Top billing. Photo: Adam Roy
Last Thursday, some 1,800 people came out for the premiere of the sixth annual Reel Rock Tour at the Boulder Theater in Boulder, Colorado. The tour is always popular, but this year, the atmosphere outside the premiere was more like a rock concert than a rock climbing show, complete with ticket scalpers and a round-the-block line.
This year's lineup consists of six standalone shorts on subjects ranging from ice climbing (Ice Revolution) to big walls (Race for the Nose and Project Dawn Wall). It's also the first to feature a film produced by an outside company, Cold, a raw, moody chronicle of the first winter ascent of Gasherbrum II. Notably absent is Chris Sharma, who, for the first time in Reel Rock's history, doesn't appear in any of the films.
The most memorable cut for me was Origins: Obe and Ashima. This emotionally resonant little picture follows 9-year-old bouldering phenom Ashima Shiraishi and her coach Obe Carrion, as they travel to ABS Youth Nationals and boulder at Hueco Tanks, Texas. Ashima, who's bouldered up to V11, is incredible, but the film focuses equally on Carrion, himself a climbing prodigy who burned out and abandoned the sport before rediscovering it as a teacher.

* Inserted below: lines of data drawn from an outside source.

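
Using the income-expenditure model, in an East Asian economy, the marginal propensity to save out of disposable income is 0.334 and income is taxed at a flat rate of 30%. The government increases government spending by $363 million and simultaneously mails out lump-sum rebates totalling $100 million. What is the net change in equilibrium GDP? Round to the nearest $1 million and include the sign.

MPC = 1 − MPS = 1 − 0.334 = 0.666.
Expenditure multiplier = 1/(1 − c(1−t)) = 1/(1 − 0.666×0.7) = 1/0.5338 ≈ 1.873.
ΔG contributes k·ΔG = (+$363 million) / 0.5338 ≈ +$680 million.
ΔT of −$100 million changes first-round spending by −c·ΔT = +$66.6 million, contributing k·(−c·ΔT) = (+$66.6 million) / 0.5338 ≈ +$124.8 million.
Net ΔY = k(ΔG − c·ΔT) = (+$429.6 million) / 0.5338 ≈ +$805 million.

+$805 million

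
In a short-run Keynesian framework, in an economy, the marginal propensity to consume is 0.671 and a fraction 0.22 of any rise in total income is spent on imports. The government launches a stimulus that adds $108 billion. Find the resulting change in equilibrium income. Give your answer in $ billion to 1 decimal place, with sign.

Spending multiplier = 1/(1 − c + m) = 1/(1 − 0.671 + 0.22) = 1/0.549 ≈ 1.821.
ΔY = k × ΔG = (+$108 billion) / 0.549 ≈ +$196.7 billion.

+$196.7 billion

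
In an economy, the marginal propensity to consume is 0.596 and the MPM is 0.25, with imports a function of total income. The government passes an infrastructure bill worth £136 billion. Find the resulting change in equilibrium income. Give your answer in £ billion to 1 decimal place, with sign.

Expenditure multiplier = 1/(1 − c + m) = 1/(1 − 0.596 + 0.25) = 1/0.654 ≈ 1.529.
ΔY = k × ΔG = (+£136 billion) / 0.654 ≈ +£208 billion.

+£208.0 billion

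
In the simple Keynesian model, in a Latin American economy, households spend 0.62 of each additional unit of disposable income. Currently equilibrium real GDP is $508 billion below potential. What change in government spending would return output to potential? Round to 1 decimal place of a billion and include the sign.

+$193.0 billion

Spending multiplier = 1/(1 − MPC) = 1/(1 − 0.62) = 1/0.38 ≈ 2.632.
Need ΔY = +$508 billion, so ΔG = ΔY/k = (+$508 billion) × 0.38 ≈ +$193 billion.
The government should increase government spending by $193 billion.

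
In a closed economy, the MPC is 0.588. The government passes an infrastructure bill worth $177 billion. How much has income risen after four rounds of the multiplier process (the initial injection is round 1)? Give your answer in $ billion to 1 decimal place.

$378.3 billion

Round 1 adds ΔG = $177 billion; each later round is MPC = 0.588 times the previous.
After 4 rounds: 177 + 104.076 + 61.196688 + 35.983652544 = ΔG·(1 − c^4)/(1 − c) = 177 × (1 − 0.119538913536)/0.412 ≈ $378.3 billion.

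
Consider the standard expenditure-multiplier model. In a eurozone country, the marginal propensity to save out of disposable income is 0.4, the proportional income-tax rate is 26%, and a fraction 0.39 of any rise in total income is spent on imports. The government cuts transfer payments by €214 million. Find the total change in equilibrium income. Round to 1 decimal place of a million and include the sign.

MPC = 1 − MPS = 1 − 0.4 = 0.6.
The transfer change shifts disposable income by −€214 million, so first-round consumption changes by c·ΔTR = 0.6 × (−€214 million) = −€128.4 million.
Expenditure multiplier = 1/(1 − c(1−t) + m) = 1/(1 − 0.6×0.74 + 0.39) = 1/0.946 ≈ 1.057.
The transfer multiplier is c × k ≈ 0.634, so ΔY = k × (c·ΔTR) = (−€128.4 million) / 0.946 ≈ −€135.7 million.

−€135.7 million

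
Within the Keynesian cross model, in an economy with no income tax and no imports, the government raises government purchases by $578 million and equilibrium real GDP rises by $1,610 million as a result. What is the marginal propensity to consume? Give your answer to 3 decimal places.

0.641

Implied spending multiplier k = ΔY/ΔG = 1,610/578 ≈ 2.7855.
Since k = 1/(1 − MPC), MPC = 1 − 1/k = 1 − ΔG/ΔY = 1 − 578/1,610 ≈ 0.641.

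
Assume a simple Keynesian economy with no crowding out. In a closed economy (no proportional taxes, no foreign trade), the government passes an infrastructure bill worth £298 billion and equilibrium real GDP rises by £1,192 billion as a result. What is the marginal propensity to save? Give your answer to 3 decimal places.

0.250

Implied spending multiplier k = ΔY/ΔG = 1,192/298 = 4.
Since k = 1/(1 − MPC), MPC = 1 − 1/k = 1 − ΔG/ΔY = 1 − 298/1,192 = 0.750.
MPS = 1 − MPC = 0.250.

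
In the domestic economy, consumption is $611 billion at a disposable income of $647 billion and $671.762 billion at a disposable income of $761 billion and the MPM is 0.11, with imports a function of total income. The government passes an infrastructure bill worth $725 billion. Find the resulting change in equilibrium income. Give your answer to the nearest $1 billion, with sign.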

If the show has a wildcard, it's Sketchy Andy, which profiles slackline daredevil Andy Lewis. Besides featuring almost no climbing, the film spends so much of its time showing Lewis risking his life in squirm-inducing ways—setting a free-solo highline record, highlining naked, botching two BASE jumps—that it's sure to raise some viewers' hackles even as it fascinates others. Filmmaker Chuck Fryberger collaborated with Sender on this piece, and his eye for a stunning shot comes through.
With this latest tour, Sender and Big UP seem to have found the sweet spot between well-shot rock porn and History Channel documentary. If you like climbing, or even just watching climbing, it's well worth the ticket price.